Structure industrielle : un oligopole à frange

La plupart des marchés, tant par type de produit que par pays, sont structurés en oligopole : quelques grandes entreprises multinationales ou multi-secteurs (souvent les deux), autour desquelles gravitent un nombre très important de petites, en grande majorité très petites entreprises. Cette structure d'oligopole à frange repose sur l'importance des effets d'échelle que sont les réseaux de distribution et la diversification des risques face à un succès incertain, facteur favorisant la concentration des groupes oligopolistiques, ainsi que sur la faiblesse des barrières à l'entrée (éditer un livre ou un disque est à portée d'un particulier) qui autorisent la création de petites entreprises fondées sur un seul titre.

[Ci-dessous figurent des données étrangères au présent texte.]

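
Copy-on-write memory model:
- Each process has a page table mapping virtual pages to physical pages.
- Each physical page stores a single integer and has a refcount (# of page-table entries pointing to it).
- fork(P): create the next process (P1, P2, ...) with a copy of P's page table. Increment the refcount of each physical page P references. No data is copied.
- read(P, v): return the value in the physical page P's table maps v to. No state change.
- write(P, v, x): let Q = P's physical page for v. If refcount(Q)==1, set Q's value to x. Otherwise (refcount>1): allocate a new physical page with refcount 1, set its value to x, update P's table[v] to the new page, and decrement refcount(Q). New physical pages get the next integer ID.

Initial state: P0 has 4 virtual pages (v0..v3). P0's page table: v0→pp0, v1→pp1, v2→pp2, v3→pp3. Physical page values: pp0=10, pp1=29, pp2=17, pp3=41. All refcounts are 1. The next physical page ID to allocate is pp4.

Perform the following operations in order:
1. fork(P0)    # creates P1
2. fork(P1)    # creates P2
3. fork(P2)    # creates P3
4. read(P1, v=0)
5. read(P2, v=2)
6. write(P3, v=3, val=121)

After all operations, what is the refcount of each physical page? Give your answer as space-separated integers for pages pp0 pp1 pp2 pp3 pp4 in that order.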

Les entreprises de l'oligopole sont usuellement désignées sous le nom de majors, terme créé dans les années 1920 pour désigner les conglomérats de radiodiffusion et de production cinématographique en position dominante dans le secteur aux États-Unis.

Les majors

Par major, on désigne des entreprises internationales occupant dans une branche d'activité (cinéma, musique enregistrée, presse, livre, etc.) des positions de leaders essentiellement sur les marchés des pays riches. Une major est ainsi toujours un ensemble de sociétés filiales rattachées à une société-mère qui pilote cet ensemble. Celles-ci sont le plus souvent contrôlées par des groupes (corporate), ayant des activités diversifiées, que Mario d'Angelo dénomme « groupes médiatico-culturels ». Il est en effet difficile de parler de groupes industriels, tant la logique financière qui est à l'œuvre pour leur maintien est devenue prégnante. La logique de produit-marché révèle quant à elle l'un des traits essentiels de ces activités : médiatisation (liée à des stratégies de notoriété) et effet de signature et de distinction conférant une valeur symbolique et expériencielle aux produits (matériels et immatériels) commercialisés et marketés par les majors.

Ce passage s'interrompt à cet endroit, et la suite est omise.